光明は何を照らすのか。無数の諸仏の世界と、無数の衆生の世界です。今日まではただ諸仏の世界を照らすとだけ解釈していましたが、刹土[せつど]は宿業の世界のことです。
【国土と住民】 国は勝れて第一に、住民は智徳兼ね備えて相好は美しく、修道としての環境はこの上ない。また国は清らかで執われることなく涅槃の如くであって、どこの国よりも超え勝れた国にしたい。
【衆生救済】 一切の迷えるもの、また悩めるもの悉くを哀れんで、心の眼を開かしめ、十方よりわが国に来て生まれるものは皆心は安らかに喜びは清らかであり、真実の楽しみを知らせたい。
【決誓】 師の世自在王仏よ。これは私があなたにお遇いしてさとりを得た真実の願いであります。これはまた全ての人皆が願い求めているものであると思います。幸[ねが]わくば師よ。この願いの真実であることをご証明下さい。私は一層自信を深めてこの願いを成就するために、命をかけて精進いたします。

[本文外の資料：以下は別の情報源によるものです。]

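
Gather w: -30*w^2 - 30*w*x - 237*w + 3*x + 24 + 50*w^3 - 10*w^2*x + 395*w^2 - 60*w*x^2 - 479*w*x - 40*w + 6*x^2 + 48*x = 50*w^3 + w^2*(365 - 10*x) + w*(-60*x^2 - 509*x - 277) + 6*x^2 + 51*x + 24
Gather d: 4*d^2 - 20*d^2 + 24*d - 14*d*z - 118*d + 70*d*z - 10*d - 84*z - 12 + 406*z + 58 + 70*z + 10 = -16*d^2 + d*(56*z - 104) + 392*z + 56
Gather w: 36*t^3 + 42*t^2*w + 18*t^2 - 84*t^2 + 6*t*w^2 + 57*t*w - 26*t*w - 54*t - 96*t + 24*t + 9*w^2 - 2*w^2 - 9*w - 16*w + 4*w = 36*t^3 - 66*t^2 - 126*t + w^2*(6*t + 7) + w*(42*t^2 + 31*t - 21)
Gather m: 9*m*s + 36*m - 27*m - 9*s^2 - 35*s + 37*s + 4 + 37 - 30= m*(9*s + 9) - 9*s^2 + 2*s + 11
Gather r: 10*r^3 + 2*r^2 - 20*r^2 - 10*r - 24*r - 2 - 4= 10*r^3 - 18*r^2 - 34*r - 6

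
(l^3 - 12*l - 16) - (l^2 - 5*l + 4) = l^3 - l^2 - 7*l - 20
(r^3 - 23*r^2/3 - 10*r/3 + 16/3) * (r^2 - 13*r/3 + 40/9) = r^5 - 12*r^4 + 103*r^3/3 - 386*r^2/27 - 1024*r/27 + 640/27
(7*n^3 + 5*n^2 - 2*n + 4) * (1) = 7*n^3 + 5*n^2 - 2*n + 4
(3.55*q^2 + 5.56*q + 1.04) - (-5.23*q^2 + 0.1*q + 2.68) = 8.78*q^2 + 5.46*q - 1.64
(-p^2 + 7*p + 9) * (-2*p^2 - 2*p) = 2*p^4 - 12*p^3 - 32*p^2 - 18*p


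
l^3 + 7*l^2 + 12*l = l*(l + 3)*(l + 4)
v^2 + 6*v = v*(v + 6)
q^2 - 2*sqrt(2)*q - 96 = (q - 8*sqrt(2))*(q + 6*sqrt(2))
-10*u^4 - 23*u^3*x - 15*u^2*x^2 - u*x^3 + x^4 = (-5*u + x)*(u + x)^2*(2*u + x)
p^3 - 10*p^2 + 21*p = p*(p - 7)*(p - 3)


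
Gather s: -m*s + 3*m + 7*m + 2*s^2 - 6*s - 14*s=10*m + 2*s^2 + s*(-m - 20)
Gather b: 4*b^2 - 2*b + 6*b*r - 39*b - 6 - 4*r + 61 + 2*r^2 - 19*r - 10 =4*b^2 + b*(6*r - 41) + 2*r^2 - 23*r + 45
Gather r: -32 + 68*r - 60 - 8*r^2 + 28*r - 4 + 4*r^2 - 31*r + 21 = -4*r^2 + 65*r - 75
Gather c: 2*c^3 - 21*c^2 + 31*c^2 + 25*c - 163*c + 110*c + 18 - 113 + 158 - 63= 2*c^3 + 10*c^2 - 28*c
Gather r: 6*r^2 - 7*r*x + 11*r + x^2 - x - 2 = 6*r^2 + r*(11 - 7*x) + x^2 - x - 2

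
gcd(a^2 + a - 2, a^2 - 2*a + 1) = a - 1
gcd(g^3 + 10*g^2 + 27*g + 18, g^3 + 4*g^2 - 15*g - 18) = g^2 + 7*g + 6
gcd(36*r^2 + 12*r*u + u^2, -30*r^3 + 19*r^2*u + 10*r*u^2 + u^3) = 6*r + u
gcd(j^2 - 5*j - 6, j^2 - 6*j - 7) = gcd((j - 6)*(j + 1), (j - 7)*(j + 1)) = j + 1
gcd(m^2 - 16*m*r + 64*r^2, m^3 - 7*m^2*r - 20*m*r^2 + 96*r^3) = -m + 8*r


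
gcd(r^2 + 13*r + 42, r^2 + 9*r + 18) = r + 6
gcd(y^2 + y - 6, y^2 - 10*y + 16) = y - 2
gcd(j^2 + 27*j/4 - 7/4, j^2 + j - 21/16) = 1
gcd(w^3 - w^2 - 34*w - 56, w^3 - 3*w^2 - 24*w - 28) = w^2 - 5*w - 14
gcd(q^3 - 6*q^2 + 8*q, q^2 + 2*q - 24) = q - 4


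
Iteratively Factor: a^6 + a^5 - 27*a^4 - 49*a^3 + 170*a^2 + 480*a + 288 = (a + 3)*(a^5 - 2*a^4 - 21*a^3 + 14*a^2 + 128*a + 96) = (a + 1)*(a + 3)*(a^4 - 3*a^3 - 18*a^2 + 32*a + 96) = (a - 4)*(a + 1)*(a + 3)*(a^3 + a^2 - 14*a - 24) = (a - 4)*(a + 1)*(a + 2)*(a + 3)*(a^2 - a - 12) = (a - 4)^2*(a + 1)*(a + 2)*(a + 3)*(a + 3)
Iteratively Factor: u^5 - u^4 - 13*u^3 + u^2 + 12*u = (u)*(u^4 - u^3 - 13*u^2 + u + 12) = u*(u - 4)*(u^3 + 3*u^2 - u - 3) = u*(u - 4)*(u + 1)*(u^2 + 2*u - 3) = u*(u - 4)*(u + 1)*(u + 3)*(u - 1)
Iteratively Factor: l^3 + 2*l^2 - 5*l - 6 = (l + 3)*(l^2 - l - 2) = (l - 2)*(l + 3)*(l + 1)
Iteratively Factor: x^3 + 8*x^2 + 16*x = (x + 4)*(x^2 + 4*x) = x*(x + 4)*(x + 4)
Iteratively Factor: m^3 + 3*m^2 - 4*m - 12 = (m + 2)*(m^2 + m - 6) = (m - 2)*(m + 2)*(m + 3)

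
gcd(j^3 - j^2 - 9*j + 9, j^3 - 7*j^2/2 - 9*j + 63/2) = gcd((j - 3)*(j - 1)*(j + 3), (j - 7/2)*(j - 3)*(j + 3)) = j^2 - 9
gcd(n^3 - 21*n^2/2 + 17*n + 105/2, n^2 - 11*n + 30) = n - 5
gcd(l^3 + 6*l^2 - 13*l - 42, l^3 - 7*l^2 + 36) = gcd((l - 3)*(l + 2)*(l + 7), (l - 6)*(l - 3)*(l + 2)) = l^2 - l - 6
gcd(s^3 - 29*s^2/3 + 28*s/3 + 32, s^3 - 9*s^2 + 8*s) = s - 8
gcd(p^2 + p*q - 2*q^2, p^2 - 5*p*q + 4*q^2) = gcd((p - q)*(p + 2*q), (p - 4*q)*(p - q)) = p - q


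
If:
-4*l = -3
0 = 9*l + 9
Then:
No Solution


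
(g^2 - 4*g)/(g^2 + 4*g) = (g - 4)/(g + 4)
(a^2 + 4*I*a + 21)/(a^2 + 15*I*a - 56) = (a - 3*I)/(a + 8*I)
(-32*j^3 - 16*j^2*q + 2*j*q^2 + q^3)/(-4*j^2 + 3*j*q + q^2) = (-8*j^2 - 2*j*q + q^2)/(-j + q)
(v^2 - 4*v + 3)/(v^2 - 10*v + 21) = (v - 1)/(v - 7)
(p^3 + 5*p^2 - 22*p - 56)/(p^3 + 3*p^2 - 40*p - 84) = (p - 4)/(p - 6)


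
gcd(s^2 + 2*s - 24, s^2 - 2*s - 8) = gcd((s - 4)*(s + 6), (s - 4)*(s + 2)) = s - 4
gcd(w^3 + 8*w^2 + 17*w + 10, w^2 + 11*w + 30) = w + 5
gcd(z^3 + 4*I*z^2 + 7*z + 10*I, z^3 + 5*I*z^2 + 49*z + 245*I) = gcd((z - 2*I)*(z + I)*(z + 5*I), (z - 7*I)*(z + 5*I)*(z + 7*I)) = z + 5*I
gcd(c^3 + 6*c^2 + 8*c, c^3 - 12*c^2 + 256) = c + 4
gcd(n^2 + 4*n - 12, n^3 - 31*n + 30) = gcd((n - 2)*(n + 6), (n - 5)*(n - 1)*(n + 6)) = n + 6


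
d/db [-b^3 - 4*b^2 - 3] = b*(-3*b - 8)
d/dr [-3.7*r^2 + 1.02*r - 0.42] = 1.02 - 7.4*r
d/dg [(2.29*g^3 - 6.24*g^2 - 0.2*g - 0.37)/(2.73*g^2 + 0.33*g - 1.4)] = (6.2517*g^4 + 1.5114*g^3 - 11.1312*g^2 + 19.4922*g + 0.4021)/(7.4529*g^4 + 1.8018*g^3 - 7.5351*g^2 - 0.924*g + 1.96)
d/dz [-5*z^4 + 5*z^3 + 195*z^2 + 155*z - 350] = -20*z^3 + 15*z^2 + 390*z + 155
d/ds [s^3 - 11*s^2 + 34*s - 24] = 3*s^2 - 22*s + 34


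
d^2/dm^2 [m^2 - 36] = 2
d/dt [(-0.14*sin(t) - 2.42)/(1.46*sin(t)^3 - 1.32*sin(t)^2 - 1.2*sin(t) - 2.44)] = (0.4088*sin(t)^3 + 10.4148*sin(t)^2 - 6.3888*sin(t) - 2.5624)*cos(t)/(2.1316*sin(t)^6 - 3.8544*sin(t)^5 - 1.7616*sin(t)^4 - 3.9568*sin(t)^3 + 7.8816*sin(t)^2 + 5.856*sin(t) + 5.9536)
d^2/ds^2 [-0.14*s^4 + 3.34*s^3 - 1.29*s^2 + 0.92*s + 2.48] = -1.68*s^2 + 20.04*s - 2.58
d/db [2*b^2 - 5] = 4*b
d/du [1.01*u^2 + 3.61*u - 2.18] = 2.02*u + 3.61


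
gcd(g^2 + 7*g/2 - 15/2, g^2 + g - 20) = g + 5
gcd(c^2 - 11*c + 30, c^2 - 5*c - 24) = 1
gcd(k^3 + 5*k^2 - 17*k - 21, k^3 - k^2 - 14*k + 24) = k - 3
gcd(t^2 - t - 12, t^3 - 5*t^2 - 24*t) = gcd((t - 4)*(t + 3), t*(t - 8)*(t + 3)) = t + 3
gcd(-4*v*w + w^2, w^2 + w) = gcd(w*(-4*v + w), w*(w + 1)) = w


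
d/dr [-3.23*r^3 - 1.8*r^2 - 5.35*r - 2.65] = -9.69*r^2 - 3.6*r - 5.35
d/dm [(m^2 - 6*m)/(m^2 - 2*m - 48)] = 4*(m^2 - 24*m + 72)/(m^4 - 4*m^3 - 92*m^2 + 192*m + 2304)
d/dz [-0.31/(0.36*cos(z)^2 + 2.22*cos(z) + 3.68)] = -(0.2232*cos(z) + 0.6882)*sin(z)/(0.36*cos(z)^2 + 2.22*cos(z) + 3.68)^2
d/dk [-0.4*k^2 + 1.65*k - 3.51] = 1.65 - 0.8*k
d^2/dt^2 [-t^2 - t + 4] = -2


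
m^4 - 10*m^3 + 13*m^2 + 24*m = m*(m - 8)*(m - 3)*(m + 1)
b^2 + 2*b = b*(b + 2)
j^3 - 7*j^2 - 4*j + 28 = (j - 7)*(j - 2)*(j + 2)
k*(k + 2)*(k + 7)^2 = k^4 + 16*k^3 + 77*k^2 + 98*k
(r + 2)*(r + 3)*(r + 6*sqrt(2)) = r^3 + 5*r^2 + 6*sqrt(2)*r^2 + 6*r + 30*sqrt(2)*r + 36*sqrt(2)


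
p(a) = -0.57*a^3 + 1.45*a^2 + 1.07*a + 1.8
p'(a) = -1.71*a^2 + 2.9*a + 1.07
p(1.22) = 4.23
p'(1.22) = 2.06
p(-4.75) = 90.52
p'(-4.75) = -51.29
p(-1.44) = 4.97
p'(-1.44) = -6.65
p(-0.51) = 1.71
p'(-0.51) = -0.85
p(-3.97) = 56.07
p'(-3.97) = -37.39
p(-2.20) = 12.53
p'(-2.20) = -13.59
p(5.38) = -39.23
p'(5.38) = -32.82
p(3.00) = 2.67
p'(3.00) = -5.62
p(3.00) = 2.67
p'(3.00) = -5.62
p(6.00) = -62.70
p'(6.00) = -43.09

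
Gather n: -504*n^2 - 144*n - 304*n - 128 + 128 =-504*n^2 - 448*n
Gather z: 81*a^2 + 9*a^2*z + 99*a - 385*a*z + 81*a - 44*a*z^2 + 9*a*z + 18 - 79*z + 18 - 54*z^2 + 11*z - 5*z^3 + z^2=81*a^2 + 180*a - 5*z^3 + z^2*(-44*a - 53) + z*(9*a^2 - 376*a - 68) + 36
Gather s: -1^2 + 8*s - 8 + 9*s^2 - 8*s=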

また私を取り巻いている人は皆、賢い人々である。私は私の宿業で、時にはつい腹を立てたり、気に入らぬことを言うかも知れませんが、それは私の本心からではありませんから、どうぞ皆様の真心の智慧をもって、この私を内から動かしている止むに止まれぬ深い願いを知って、証誠護念下さるようお願いします。
経に「十方の世尊」と呼んでいるのは、どこか遠くにいる仏たちのことではありません。人間一人ひとりに宿っている仏性(諸仏)のことです。
私が六つの時、家の二銭銅貨を一つ盗んだことがあります。その時母から「誰も見ておらんと思っても<天知る地知る、人知る我知る>といって、天も地も皆知っているのだよ。それだけではない。<盲人千人、眼あき千人>といって、誰も知らんと思っていても、人は皆知っているのだよ」といわれました。その時私は目の見えない人と目の見える人と合わせて二千人と思っていました。後に仏法を聞いて、人は千人だが一人ひとりに諸仏が宿っていることだと解りました。意識的には言えないが、深層意識では皆解っていることをいっているのです。
この経の初めに一万二千の弟子たちは気がつきませんでしたが、阿難が今日のお釈迦様は何とお顔が美わしいといいますと、弟子たちは一様にまことその通りと頷いた、そのことです。
「心行」は口で言ったり身で行ったりしたことではなく、心の底から常に一貫してその人を動かしている生活精神の深い願心のことです。ここの文はまことに厳粛な私たちの生活の事実をいっているのです。
法蔵菩薩は最後に、「たといこの身はどんな苦難に遇おうとも、この願いが成就するまでは堪え忍んで、決して悔いは致しません」とその決意の堅いことを表白しています。